NO WRITER ATTRIBUTED

At the recent mass meeting called by the Massachusetts Branch of the Association opposed to National Prohibition in the Mechanics Building, the following statements were made by Mr. C. A. Windle of Chicago, the most plausible speaker of the evening:

"Prohibition is neither right in principle nor is it Christian in character. Temperance has to do with your control of yourself. It is right. It can be defended. Prohibition has to do with your control by others. It is wrong and has no defense. Temperance is self-imposed and self-enforced; Prohibition is imposed by others against your will, and enforced with a policeman's club. You can no more promote pure temperance by force than you can make love with a brickbat. Prohibition is insulting to your manhood, because it denies to you the right of self-determination."

The implication running through the whole of Mr. Windle's argument is that civilized man will become so immediately capable of temperance, that no restraint is needed to keep him from alcoholic excess. The attainment of this condition will at best require a long process of steady development. Throughout this process, the excesses, and resultant losses to national usefulness and well-being are bound to continue.
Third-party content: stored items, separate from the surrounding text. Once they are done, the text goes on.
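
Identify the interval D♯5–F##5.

major third

Counting letters D–E–F gives a third.
D#→F## = 4 semitones, exactly the major third.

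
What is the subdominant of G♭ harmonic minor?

Degree 4 takes the letter 3 steps above G, which is C.
In harmonic minor, degree 4 sits 5 semitones above the tonic. Gb + 5 semitones is pitch class 11, spelled on C as Cb.

Cb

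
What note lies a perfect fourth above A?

D

A up a perfect fourth is D, so the target letter is D.
From A, a perfect fourth is 5 semitones up: D.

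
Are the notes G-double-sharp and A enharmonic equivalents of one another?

Yes

G## = pitch class 9 and A = pitch class 9 — the same pitch class, so they are enharmonic equivalents.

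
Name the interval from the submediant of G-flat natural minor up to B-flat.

The submediant of Gb natural minor is Ebb.
Ebb up to Bb: letters E→B make it a fifth; 8 semitones makes it augmented.

augmented fifth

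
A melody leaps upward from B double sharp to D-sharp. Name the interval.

The letter names run B→D, a span of 2 letter steps, so the interval is some kind of third.
B## to D# is 2 semitones. A major third is 4, so 2 makes it diminished.

diminished third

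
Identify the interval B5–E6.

perfect fourth

Counting letters B–C–D–E gives a fourth.
B→E = 5 semitones, exactly the perfect fourth.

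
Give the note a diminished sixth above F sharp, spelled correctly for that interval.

Db

A sixth above F lands on the letter D.
A diminished sixth spans 7 semitones, so F# moves to pitch class 1. On the letter D that is Db.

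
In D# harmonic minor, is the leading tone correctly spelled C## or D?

C##

Each scale degree takes a distinct letter name. Degree 7 of a scale on D must use the letter C.
C## and D are enharmonically the same pitch, but only C## uses the letter C, so it is the correct spelling here.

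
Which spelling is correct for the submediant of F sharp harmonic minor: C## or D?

D

Each scale degree takes a distinct letter name. Degree 6 of a scale on F must use the letter D.
D and C## are enharmonically the same pitch, but only D uses the letter D, so it is the correct spelling here.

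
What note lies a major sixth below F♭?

A sixth below F lands on the letter A.
A major sixth spans 9 semitones, so Fb moves to pitch class 7. On the letter A that is Abb.

Abb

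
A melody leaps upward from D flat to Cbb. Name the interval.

diminished seventh

Counting letters D–E–F–G–A–B–C gives a seventh.
Db→Cbb = 9 semitones, 2 narrower than the major seventh (11), so diminished.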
If a man gets drunk and maltreats his family, or becomes a menace or nuisance to those with whom he comes in contact, the result, far from being liberty, is a clear infringement of the liberties of other people, as it subjects them to definite inconveniences and restraints, if not sufferings. Even the man who becomes passively drunk, quite apart from harming himself, is cheating society out of his usefulness. It is all very well to say that free government is better than good government, and that prohibition is an infringement of private liberty. But when liberty has become to a large extent license, and that license is of a type to stunt and inhibit progress by destroying the effectiveness of a definite number of human beings in each generation, it is the clear duty of the state to step in and protect society from a part of itself, if necessary by compulsion. Beyond all doubt this clear duty may be performed satisfactorily by the state only by the enforcement of a strict prohibition of intoxicating beverages.